Dear Word Detective: I was reading a 1988 article about the movie “The Manchurian Candidate” in the Washington Post, and came across this: “Back then those two boys — Frankenheimer and Axelrod — had wrinkles in their bellies and worked and turned out this marvelous picture.” It’s a quote from Richard Condon, the author of the book that was made into the movie. I just assume that the statement implies the two had been bent over, working very hard, and thus wrinkles formed on their front sides. I’ve never heard this expression before and wondered about its origin. I had little to no luck finding anything about it anywhere. — Becky de Wit.
Thanks for a very interesting question. By the way, but was there any special reason you were reading that review in an election year? Some little bit of insight you’d like to share with us? Not that I care, personally. I’ll just vote for Harold Stassen like I always do.
“The Manchurian Candidate” is a great movie, at least the original 1962 version written by George Axelrod, directed by John Frankenheimer and starring Frank Sinatra and Laurence Harvey. The 2004 remake with Denzel Washington was, in my opinion, a bad idea.
I’m not surprised that you had no luck tracking down “wrinkles in their bellies.” It’s a fairly obscure figure of speech today, although it was once more well-known, at least among certain sectors of society. “To have wrinkles in your belly” was slang, probably originally among hobos, for being very hungry, specifically to be chronically underfed and thus emaciated.

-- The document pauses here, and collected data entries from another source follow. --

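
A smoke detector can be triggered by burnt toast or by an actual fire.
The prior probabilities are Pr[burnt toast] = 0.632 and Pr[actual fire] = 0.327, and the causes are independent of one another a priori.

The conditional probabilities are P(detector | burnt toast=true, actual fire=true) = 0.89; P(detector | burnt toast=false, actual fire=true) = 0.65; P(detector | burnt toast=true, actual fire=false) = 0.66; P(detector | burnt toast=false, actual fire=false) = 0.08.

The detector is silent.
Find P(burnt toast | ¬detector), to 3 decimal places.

P(burnt toast | ¬detector) ≈ 0.383

P(¬detector) = 0.92*0.368*0.673 + 0.35*0.368*0.327 + 0.34*0.632*0.673 + 0.11*0.632*0.327 = 0.227851 + 0.042118 + 0.144614 + 0.022733 = 0.437316
The burnt toast-present share is 0.144614 + 0.022733 = 0.167347.
P(burnt toast | ¬detector) = 0.167347 / 0.437316 ≈ 0.383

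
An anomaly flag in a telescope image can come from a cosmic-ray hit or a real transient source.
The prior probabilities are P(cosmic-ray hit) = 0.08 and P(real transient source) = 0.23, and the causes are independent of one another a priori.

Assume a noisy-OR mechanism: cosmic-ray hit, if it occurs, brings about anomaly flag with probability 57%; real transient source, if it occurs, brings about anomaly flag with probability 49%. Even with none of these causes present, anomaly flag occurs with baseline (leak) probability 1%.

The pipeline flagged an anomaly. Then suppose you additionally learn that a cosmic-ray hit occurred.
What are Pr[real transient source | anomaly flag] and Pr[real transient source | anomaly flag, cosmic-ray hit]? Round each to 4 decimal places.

Pr[real transient source | anomaly flag] ≈ 0.7373; Pr[real transient source | anomaly flag, cosmic-ray hit] ≈ 0.2894

Under noisy-OR, P(anomaly flag | causes) = 1 − (1−0.01)·∏(1−qᵢ) over the active causes.
P(anomaly flag) = 0.01×0.92×0.77 + 0.4951×0.92×0.23 + 0.5743×0.08×0.77 + 0.782893×0.08×0.23 = 0.007084 + 0.104763 + 0.035377 + 0.014405 = 0.161629
Of this, 0.119168 comes from 0.104763 + 0.014405 (the real transient source=true cases).
So P(real transient source | anomaly flag) = 0.119168/0.161629 ≈ 0.7373.

Now also conditioning on cosmic-ray hit=true:
P(anomaly flag | cosmic-ray hit) = 0.5743·0.77 + 0.782893·0.23 = 0.442211 + 0.180065 = 0.622276
Of this, 0.180065 comes from 0.782893·0.23 (the real transient source=true cases).
Hence the posterior is 0.180065/0.622276 ≈ 0.2894.
Conditioning on cosmic-ray hit lowers the posterior on real transient source: the classic explaining-away effect in a common-effect structure.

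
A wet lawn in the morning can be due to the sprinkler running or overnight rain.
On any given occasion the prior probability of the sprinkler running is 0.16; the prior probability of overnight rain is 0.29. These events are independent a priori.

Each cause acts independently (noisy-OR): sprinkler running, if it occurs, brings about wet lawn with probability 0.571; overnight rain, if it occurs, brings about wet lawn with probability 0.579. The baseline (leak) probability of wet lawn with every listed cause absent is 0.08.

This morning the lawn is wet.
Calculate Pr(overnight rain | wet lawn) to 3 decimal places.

Pr(overnight rain | wet lawn) ≈ 0.617

Under noisy-OR, P(wet lawn | causes) = 1 − (1−0.08)·∏(1−qᵢ) over the active causes.
By total probability over the 4 (sprinkler running, overnight rain) configurations:
  P(wet lawn) = 0.08*0.84*0.71 + 0.61268*0.84*0.29 + 0.60532*0.16*0.71 + 0.83384*0.16*0.29
        = 0.047712 + 0.149249 + 0.068764 + 0.038690 = 0.304415
Configurations with overnight rain contribute 0.187939, so
  P(overnight rain | wet lawn) = 0.187939 / 0.304415 ≈ 0.617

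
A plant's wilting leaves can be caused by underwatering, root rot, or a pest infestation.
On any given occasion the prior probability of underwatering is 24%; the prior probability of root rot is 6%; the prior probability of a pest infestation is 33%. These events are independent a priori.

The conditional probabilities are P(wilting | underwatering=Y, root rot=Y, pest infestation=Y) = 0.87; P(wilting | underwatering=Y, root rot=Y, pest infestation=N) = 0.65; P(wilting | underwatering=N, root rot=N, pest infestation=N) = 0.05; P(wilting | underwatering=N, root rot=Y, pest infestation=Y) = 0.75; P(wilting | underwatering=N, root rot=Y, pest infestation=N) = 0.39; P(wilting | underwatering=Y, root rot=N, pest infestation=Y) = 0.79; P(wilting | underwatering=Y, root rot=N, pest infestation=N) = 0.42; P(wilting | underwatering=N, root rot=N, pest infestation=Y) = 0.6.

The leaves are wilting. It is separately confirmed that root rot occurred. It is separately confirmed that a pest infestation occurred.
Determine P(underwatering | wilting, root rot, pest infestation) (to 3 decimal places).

P(wilting | root rot, pest infestation) = 0.75·0.76 + 0.87·0.24 = 0.570000 + 0.208800 = 0.778800
Restricting to configurations with underwatering present: 0.87·0.24 = 0.208800.
So P(underwatering | wilting, root rot, pest infestation) = 0.208800/0.778800 ≈ 0.268.

P(underwatering | wilting, root rot, pest infestation) ≈ 0.268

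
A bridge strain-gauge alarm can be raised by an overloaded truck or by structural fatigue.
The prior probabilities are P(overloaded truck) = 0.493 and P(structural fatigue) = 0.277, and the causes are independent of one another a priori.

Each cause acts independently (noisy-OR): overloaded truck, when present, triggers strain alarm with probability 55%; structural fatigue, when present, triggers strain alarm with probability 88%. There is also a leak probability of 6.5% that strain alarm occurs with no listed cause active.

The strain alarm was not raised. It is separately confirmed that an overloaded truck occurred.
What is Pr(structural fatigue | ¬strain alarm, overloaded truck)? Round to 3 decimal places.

Under noisy-OR, P(strain alarm | causes) = 1 − (1−0.065)·∏(1−qᵢ) over the active causes.
P(¬strain alarm | overloaded truck) = 0.42075·0.723 + 0.05049·0.277 = 0.304202 + 0.013986 = 0.318188
Of this, 0.013986 comes from 0.05049·0.277 (the structural fatigue=true cases).
Hence the posterior is 0.013986/0.318188 ≈ 0.044.

Pr(structural fatigue | ¬strain alarm, overloaded truck) ≈ 0.044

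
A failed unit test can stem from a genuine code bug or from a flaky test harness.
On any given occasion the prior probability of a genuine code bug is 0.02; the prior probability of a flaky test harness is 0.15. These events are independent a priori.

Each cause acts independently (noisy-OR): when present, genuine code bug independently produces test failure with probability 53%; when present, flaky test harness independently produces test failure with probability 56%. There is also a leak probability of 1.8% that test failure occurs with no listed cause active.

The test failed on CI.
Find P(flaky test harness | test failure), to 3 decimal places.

Under noisy-OR, P(test failure | causes) = 1 − (1−0.018)·∏(1−qᵢ) over the active causes.
For the numerator, keep only flaky test harness=true terms: 0.083484 + 0.002391 = 0.085875
Denominator P(test failure): 0.018×0.98×0.85 + 0.56792×0.98×0.15 + 0.53846×0.02×0.85 + 0.796922×0.02×0.15 = 0.110023
Posterior = 0.085875 / 0.110023 ≈ 0.781

P(flaky test harness | test failure) ≈ 0.781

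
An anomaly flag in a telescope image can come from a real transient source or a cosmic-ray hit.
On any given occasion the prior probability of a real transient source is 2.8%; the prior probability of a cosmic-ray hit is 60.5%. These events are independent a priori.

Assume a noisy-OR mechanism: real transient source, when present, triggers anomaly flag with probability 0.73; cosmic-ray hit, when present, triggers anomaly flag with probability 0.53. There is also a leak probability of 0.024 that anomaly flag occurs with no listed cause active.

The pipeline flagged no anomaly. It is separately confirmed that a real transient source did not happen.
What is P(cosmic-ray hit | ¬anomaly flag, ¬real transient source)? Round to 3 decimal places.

Under noisy-OR, P(anomaly flag | causes) = 1 − (1−0.024)·∏(1−qᵢ) over the active causes.
By total probability over both values of cosmic-ray hit:
  P(¬anomaly flag | ¬real transient source) = 0.976*0.395 + 0.45872*0.605
        = 0.385520 + 0.277526 = 0.663046
Keeping only the cosmic-ray hit-present terms gives 0.277526, so
  P(cosmic-ray hit | ¬anomaly flag, ¬real transient source) = 0.277526 / 0.663046 ≈ 0.419

P(cosmic-ray hit | ¬anomaly flag, ¬real transient source) ≈ 0.419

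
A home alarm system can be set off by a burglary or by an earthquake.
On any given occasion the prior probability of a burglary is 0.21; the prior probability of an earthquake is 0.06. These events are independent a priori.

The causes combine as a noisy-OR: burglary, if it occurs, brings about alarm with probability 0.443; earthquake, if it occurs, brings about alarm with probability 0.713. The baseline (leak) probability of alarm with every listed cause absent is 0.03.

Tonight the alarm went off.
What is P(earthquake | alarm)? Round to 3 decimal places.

Under noisy-OR, P(alarm | causes) = 1 − (1−0.03)·∏(1−qᵢ) over the active causes.
Enumerate the 4 (burglary, earthquake) configurations and weight by the priors:
  P(alarm) = 0.03·0.79·0.94 + 0.72161·0.79·0.06 + 0.45971·0.21·0.94 + 0.844937·0.21·0.06
        = 0.022278 + 0.034204 + 0.090747 + 0.010646 = 0.157875
Keeping only the earthquake-present terms gives 0.044850, so
  P(earthquake | alarm) = 0.044850 / 0.157875 ≈ 0.284

P(earthquake | alarm) ≈ 0.284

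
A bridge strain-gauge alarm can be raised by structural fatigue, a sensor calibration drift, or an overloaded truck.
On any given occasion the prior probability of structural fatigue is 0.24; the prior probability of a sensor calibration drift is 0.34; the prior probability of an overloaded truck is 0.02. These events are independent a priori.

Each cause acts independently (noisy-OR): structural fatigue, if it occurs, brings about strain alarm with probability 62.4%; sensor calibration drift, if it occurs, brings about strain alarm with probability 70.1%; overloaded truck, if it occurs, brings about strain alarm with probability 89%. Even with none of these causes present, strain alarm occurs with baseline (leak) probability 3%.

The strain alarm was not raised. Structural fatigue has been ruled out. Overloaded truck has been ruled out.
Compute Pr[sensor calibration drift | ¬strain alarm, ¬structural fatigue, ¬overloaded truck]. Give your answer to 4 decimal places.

Under noisy-OR, P(strain alarm | causes) = 1 − (1−0.03)·∏(1−qᵢ) over the active causes.
Numerator (weight on configurations with sensor calibration drift): 0.29003*0.34 = 0.098610
Denominator P(¬strain alarm | ¬structural fatigue, ¬overloaded truck): 0.97*0.66 + 0.29003*0.34 = 0.738810
Posterior = 0.098610 / 0.738810 ≈ 0.1335

Pr[sensor calibration drift | ¬strain alarm, ¬structural fatigue, ¬overloaded truck] ≈ 0.1335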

In the context of the quotation you cite, Condon probably meant that Axelrod and Frankenheimer were “hungry young men” full of eagerness and energy to do a good job (as opposed to overfed studio hacks). The phrase is also used in a more general sense to mean “in need of money.”
It’s difficult to date “wrinkles in one’s belly” because most compilations of slang seem to overlook the phrase. A short form of it is included in an article entitled “The Vocabulary of Bums,” published in the journal American Speech in 1929 (“Wrinkles: creases in the stomach caused by postponing too many meals”), and it crops up in a 1945 quote from famed band leader Tommy Dorsey in a biography published in 2005. Speaking to a band member who had quit the band, Dorsey said, “Got enough wrinkles in your belly? Are you ready to come back?” A positive form of the phrase (“to get the wrinkles out of your belly”) is defined in Eric Partridge’s Dictionary of the Underworld as “settling down to prison life,” apparently because a stretch in the slammer meant regular meals, a novelty to many new inmates. My guess is that the phrase dates to the early 20th century, although it may be much older. Hunger among poor people is, of course, hardly a new phenomenon.